14-9-2016. Dormir cien días en Noruega cuesta un saco y una tienda de campaña
Estamos planificando una salida al monte con unos amigos, plantando una tienda de campaña por la noche y quitándola por la mañana. En la inmensa mayoría del territorio español, eso no está permitido. No sé muy bien las multas, pero no se puede. Cuesta entenderlo, pero seguro que alguien que esté a favor y que trabaje en la administración puede ofrecer los porqués, con los que lo normal es no estar de acuerdo.
Con lo que sí es fácil estar de acuerdo es con lo que sucede en Noruega, así como en numerosos otros países.
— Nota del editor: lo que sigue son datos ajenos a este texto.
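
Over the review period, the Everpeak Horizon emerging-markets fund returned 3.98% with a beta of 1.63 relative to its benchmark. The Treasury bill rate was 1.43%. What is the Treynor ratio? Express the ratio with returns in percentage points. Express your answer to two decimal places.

Treynor = (Rp − Rf) / β = (3.98% − 1.43%) / 1.63 = 2.55 / 1.63 = 1.5644

1.56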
He elegido Noruega para poner en el titular, porque todo el mundo que haya estado alguna vez allí habrá comprendido con facilidad lo que significa ser un país caro.
Sin embargo, allí existe una figura jurídica llamada 'allemannsretten', cuya traducción al inglés es 'right to roam' y, al español, 'derecho a vagar'.
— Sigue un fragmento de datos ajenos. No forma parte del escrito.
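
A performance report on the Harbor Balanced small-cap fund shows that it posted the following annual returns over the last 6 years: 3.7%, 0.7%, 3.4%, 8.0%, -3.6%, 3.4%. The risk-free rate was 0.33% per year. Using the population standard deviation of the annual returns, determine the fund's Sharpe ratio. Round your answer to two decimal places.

μ = (3.7 + 0.7 + 3.4 + 8 − 3.6 + 3.4) / 6 = 2.6000%
Population σ = √[Σ(r − μ)² / 6] = √[73.7000 / 6] = √12.2833 = 3.5048%
Sharpe = (μ − rf) / σ = (2.6000 − 0.33) / 3.5048 = 2.2700 / 3.5048 = 0.6477

0.65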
En Noruega, dormir en cualquier hostal, por compartido que sea, es caro. Una noche puede pasar. Dos, también... Pero si se busca una estancia de un par de semanas, por ejemplo, hay que reducir gastos como sea.
La manera más obvia y, lo que es más importante, legal, es durmiendo en una tienda de campaña. ¿Dónde podemos ponerla? Básicamente, en cualquier sitio. Las excepciones son las lógicas: campos de cultivo, polígonos industriales, jardines... y lugares situados a menos de 150 metros de una casa. Pero eso en Noruega, donde hay amplísimas extensiones de terreno diáfanas, es fácil.
He leído, pero habría que ver si es cierto, que es habitual que los noruegos cedan incluso sus terrenos para que la gente que está de visita pueda dormir en ellos, y que incluso le llevan el desayuno por la mañana.
El derecho a vagar no solo se refiere a dormir, sino a proveerse de aquellos alimentos que la naturaleza gentilmente ofrece: peces, frutas... siempre y cuando sean para el uso propio y casi inmediato.
Otros países
Además de Noruega, y con diferentes versiones, hay otros países europeos donde también existe este derecho a pasar una noche en una tienda de campaña sin temor a que aparezcan los guardas: Islandia, los diversos territorios del Reino Unido, Bielorrusia, Suiza, Finlandia, Suecia, República Checa, Austria, Francia, Irlanda, Serbia, Montenegro, Rumanía, Polonia, Estonia, Letonia, Lituania... Aun así, antes de lanzarse, siempre es mejor recabar información. Pero en general, en los carísimos países nórdicos, no habrá ningún problema.
En España sí hay muchos lugares en los que se permite colocar una tienda de campaña para pasar una noche, o bien por estar al lado de refugios que suelen estar llenos o bien porque los Ayuntamientos habilitan ciertos terrenos. Lo que es más fácil es vivaquear, que sí está generalmente permitido pero que no resulta tan cómodo (si llueve).